How can you avoid paying tax on precious metals?

First, you can postpone your tax bill with a 1031 change. This means that you reinvest the money from your gold sale by buying more gold and, if you meet the IRS requirements, all of these transactions will not be taxable. How to avoid metal sales tax So how can you, as a tax-paying precious metals owner, avoid paying more than necessary in sales taxes for your metal purchases? The simple answer is to store your metals overseas or in one of five states that currently do not charge sales taxes. Alternatively, you can also consider a Gold IRA rollovers guide to help you understand the process of investing in gold through an IRA.
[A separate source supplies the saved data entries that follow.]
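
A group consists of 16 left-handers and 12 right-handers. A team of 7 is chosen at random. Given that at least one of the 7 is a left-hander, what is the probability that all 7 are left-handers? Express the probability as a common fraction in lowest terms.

65/6723

Work in counts. Selections with at least one left-hander: C(28,7) − C(12,7) = 1184040 − 792 = 1183248.
Of those, selections where all 7 are left-handers: C(16,7) = 11440.
Conditional probability = 11440/1183248 = 65/6723.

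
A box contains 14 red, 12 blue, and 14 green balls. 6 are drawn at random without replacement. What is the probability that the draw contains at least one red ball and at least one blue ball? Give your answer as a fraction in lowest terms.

There are C(40,6) = 3838380 possible draws.
By inclusion-exclusion on the complements, draws missing all red or all blue: C(26,6) + C(28,6) − C(14,6) = 230230 + 376740 − 3003 = 603967.
So draws with at least one of each: 3838380 − 603967 = 3234413, probability 3234413/3838380 = 35543/42180.

35543/42180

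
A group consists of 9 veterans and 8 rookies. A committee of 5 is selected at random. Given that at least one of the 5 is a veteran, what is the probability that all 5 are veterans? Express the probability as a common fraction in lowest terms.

Work in counts. Selections with at least one veteran: C(17,5) − C(8,5) = 6188 − 56 = 6132.
Of those, selections where all 5 are veterans: C(9,5) = 126.
Conditional probability = 126/6132 = 3/146.

3/146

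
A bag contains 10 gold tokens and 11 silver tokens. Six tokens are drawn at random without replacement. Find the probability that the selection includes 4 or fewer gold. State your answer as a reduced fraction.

Total selections: C(21,6) = 54264.
Count the complement (more than 4 gold): C(10,5)·C(11,1) + C(10,6)·C(11,0) = 2772 + 210 = 2982.
Probability = 1 − 2982/54264 = 51282/54264 = 1221/1292.

1221/1292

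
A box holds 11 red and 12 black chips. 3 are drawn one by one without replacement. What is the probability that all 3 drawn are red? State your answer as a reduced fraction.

15/161

Multiply the conditional probabilities at each draw: 11/23 · 10/22 · 9/21 = 990/10626 = 15/161.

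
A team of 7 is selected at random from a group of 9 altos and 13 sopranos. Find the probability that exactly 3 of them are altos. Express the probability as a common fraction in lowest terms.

The sample space is all 7-subsets of the 22: C(22,7) = 170544.
Selections with exactly 3 altos: choose 3 of the 9 altos and 4 of the 13 sopranos, C(9,3)·C(13,4) = 84·715 = 60060.
Probability = 60060/170544 = 455/1292.

455/1292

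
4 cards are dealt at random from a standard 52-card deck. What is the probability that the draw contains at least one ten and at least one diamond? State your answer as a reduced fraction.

There are C(52,4) = 270725 possible draws.
By inclusion-exclusion on the complements, draws missing all tens or all diamonds: C(48,4) + C(39,4) − C(36,4) = 194580 + 82251 − 58905 = 217926.
So draws with at least one of each: 270725 − 217926 = 52799, probability 52799/270725.

52799/270725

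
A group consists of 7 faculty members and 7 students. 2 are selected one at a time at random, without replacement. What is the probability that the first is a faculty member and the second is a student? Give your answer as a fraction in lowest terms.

7/26

Multiply the conditional probabilities at each draw: 7/14 · 7/13 = 49/182 = 7/26.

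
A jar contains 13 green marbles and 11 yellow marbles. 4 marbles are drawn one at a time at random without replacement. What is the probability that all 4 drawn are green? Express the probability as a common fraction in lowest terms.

65/966

Multiply the conditional probabilities at each draw: 13/24 · 12/23 · 11/22 · 10/21 = 17160/255024 = 65/966.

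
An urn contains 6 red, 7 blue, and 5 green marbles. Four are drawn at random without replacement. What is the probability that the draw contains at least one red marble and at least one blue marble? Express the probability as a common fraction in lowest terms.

112/153

There are C(18,4) = 3060 possible draws.
By inclusion-exclusion on the complements, draws missing all red or all blue: C(12,4) + C(11,4) − C(5,4) = 495 + 330 − 5 = 820.
So draws with at least one of each: 3060 − 820 = 2240, probability 2240/3060 = 112/153.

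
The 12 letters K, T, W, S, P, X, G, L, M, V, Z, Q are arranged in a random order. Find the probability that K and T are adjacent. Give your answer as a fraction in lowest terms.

1/6

There are 12! = 479001600 arrangements.
Treat K and T as a block: 11! arrangements of the blocks × 2 orders within the block = 2·39916800 = 79833600.
Probability = 79833600/479001600 = 1/6.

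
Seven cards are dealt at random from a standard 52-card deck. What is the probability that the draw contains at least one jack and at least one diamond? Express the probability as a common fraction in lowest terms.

53122231/133784560

There are C(52,7) = 133784560 possible draws.
By inclusion-exclusion on the complements, draws missing all jacks or all diamonds: C(48,7) + C(39,7) − C(36,7) = 73629072 + 15380937 − 8347680 = 80662329.
So draws with at least one of each: 133784560 − 80662329 = 53122231, probability 53122231/133784560.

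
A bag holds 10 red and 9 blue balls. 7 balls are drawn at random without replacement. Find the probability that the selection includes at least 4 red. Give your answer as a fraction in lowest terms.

4787/8398

Total selections: C(19,7) = 50388.
Favorable selections (at least 4 red): C(10,4)·C(9,3) + C(10,5)·C(9,2) + C(10,6)·C(9,1) + C(10,7)·C(9,0) = 17640 + 9072 + 1890 + 120 = 28722.
Probability = 28722/50388 = 4787/8398.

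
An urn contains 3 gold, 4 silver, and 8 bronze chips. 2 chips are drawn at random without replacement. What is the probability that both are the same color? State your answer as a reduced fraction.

There are C(15,2) = 105 ways to draw 2 chips.
All same color: C(3,2) + C(4,2) + C(8,2) = 3 + 6 + 28 = 37.
Probability = 37/105.

37/105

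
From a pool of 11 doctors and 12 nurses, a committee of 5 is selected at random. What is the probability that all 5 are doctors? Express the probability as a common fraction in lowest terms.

There are C(23,5) = 33649 possible selections.
Selections with all doctors: C(11,5) = 462.
Probability = 462/33649 = 6/437.

6/437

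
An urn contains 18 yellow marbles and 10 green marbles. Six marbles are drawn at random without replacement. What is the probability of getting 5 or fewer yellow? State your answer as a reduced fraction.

328/345

There are C(28,6) = 376740 ways to choose the 6.
The complement is exactly 6 yellow: C(18,6)·C(10,0) = 18564.
Probability = 1 − 18564/376740 = 358176/376740 = 328/345.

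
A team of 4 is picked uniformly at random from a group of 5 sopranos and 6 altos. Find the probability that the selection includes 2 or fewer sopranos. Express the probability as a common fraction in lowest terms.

53/66

There are C(11,4) = 330 ways to choose the 4.
Count the complement (more than 2 sopranos): C(5,3)·C(6,1) + C(5,4)·C(6,0) = 60 + 5 = 65.
Probability = 1 − 65/330 = 265/330 = 53/66.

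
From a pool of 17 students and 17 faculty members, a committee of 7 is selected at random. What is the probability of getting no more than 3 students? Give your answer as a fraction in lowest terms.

1/2

Total selections: C(34,7) = 5379616.
Favorable selections (no more than 3 students): C(17,0)·C(17,7) + C(17,1)·C(17,6) + C(17,2)·C(17,5) + C(17,3)·C(17,4) = 19448 + 210392 + 841568 + 1618400 = 2689808.
Probability = 2689808/5379616 = 1/2.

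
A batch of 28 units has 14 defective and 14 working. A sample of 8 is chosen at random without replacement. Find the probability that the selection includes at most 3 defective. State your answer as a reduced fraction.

There are C(28,8) = 3108105 ways to choose the 8.
Favorable selections (at most 3 defective): C(14,0)·C(14,8) + C(14,1)·C(14,7) + C(14,2)·C(14,6) + C(14,3)·C(14,5) = 3003 + 48048 + 273273 + 728728 = 1053052.
Probability = 1053052/3108105 = 1052/3105.

1052/3105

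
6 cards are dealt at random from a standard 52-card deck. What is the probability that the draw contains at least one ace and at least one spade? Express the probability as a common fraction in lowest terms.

There are C(52,6) = 20358520 possible draws.
By inclusion-exclusion on the complements, draws missing all aces or all spades: C(48,6) + C(39,6) − C(36,6) = 12271512 + 3262623 − 1947792 = 13586343.
So draws with at least one of each: 20358520 − 13586343 = 6772177, probability 6772177/20358520.

6772177/20358520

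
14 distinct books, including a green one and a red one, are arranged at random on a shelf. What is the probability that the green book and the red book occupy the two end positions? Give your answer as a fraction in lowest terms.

There are 14! = 87178291200 arrangements.
Place the green book and the red book at the ends in 2 ways, arrange the remaining 12 in 12! = 479001600 ways: 2·479001600 = 958003200.
Probability = 958003200/87178291200 = 1/91.

1/91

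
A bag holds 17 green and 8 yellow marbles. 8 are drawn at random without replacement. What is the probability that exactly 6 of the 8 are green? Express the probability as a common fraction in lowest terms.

346528/1081575

There are C(25,8) = 1081575 ways to choose 8 from 25.
Selections with exactly 6 green: choose 6 of the 17 green and 2 of the 8 yellow, C(17,6)·C(8,2) = 12376·28 = 346528.
Probability = 346528/1081575.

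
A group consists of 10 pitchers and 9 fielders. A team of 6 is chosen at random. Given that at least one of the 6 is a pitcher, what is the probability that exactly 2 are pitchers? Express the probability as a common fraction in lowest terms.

Work in counts. Selections with at least one pitcher: C(19,6) − C(9,6) = 27132 − 84 = 27048.
Of those, selections where exactly 2 are pitchers: C(10,2)·C(9,4) = 45·126 = 5670.
Conditional probability = 5670/27048 = 135/644.

135/644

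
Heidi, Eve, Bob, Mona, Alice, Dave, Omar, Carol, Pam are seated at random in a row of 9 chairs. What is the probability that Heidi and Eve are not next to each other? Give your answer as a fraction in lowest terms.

There are 9! = 362880 arrangements.
Arrangements with Heidi and Eve adjacent: 2·8! = 80640.
So not adjacent: 362880 − 80640 = 282240, probability 282240/362880 = 7/9.

7/9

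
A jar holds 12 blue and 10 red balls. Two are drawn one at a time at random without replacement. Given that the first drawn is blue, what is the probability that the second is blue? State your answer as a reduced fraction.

After removing one blue, 21 remain: 11 blue and 10 red.
So the probability the next is blue is 11/21.

11/21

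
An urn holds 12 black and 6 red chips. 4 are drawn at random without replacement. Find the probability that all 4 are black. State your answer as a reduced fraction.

11/68

There are C(18,4) = 3060 possible selections.
Selections with all black: C(12,4) = 495.
Probability = 495/3060 = 11/68.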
The best way to avoid this is to invest in funds and assets that don't buy physical gold. A particularly good approach is to look for ETFs and mutual funds that specify this approach in their investments. Assets, such as futures contracts and options, are not considered investments in physical assets, so the IRS treats them as ordinary capital gains with a maximum rate of 20%. Holdings in precious metals such as gold, silver or platinum are considered capital assets and therefore capital gains may apply. When it comes to taxes, the IRS classifies precious metals as collectibles and therefore may be taxed at the maximum rate of capital gains raising of 28 percent.

Whether or not you must pay sales tax for a purchase of precious metals depends on your location. Some states require the collection of sales tax, while others do not. Some states may also charge sales taxes to a certain extent, and there may be exemptions beyond that point. And since gold is an investment asset, when you sell your gold and make a profit, it's taxed as capital gains.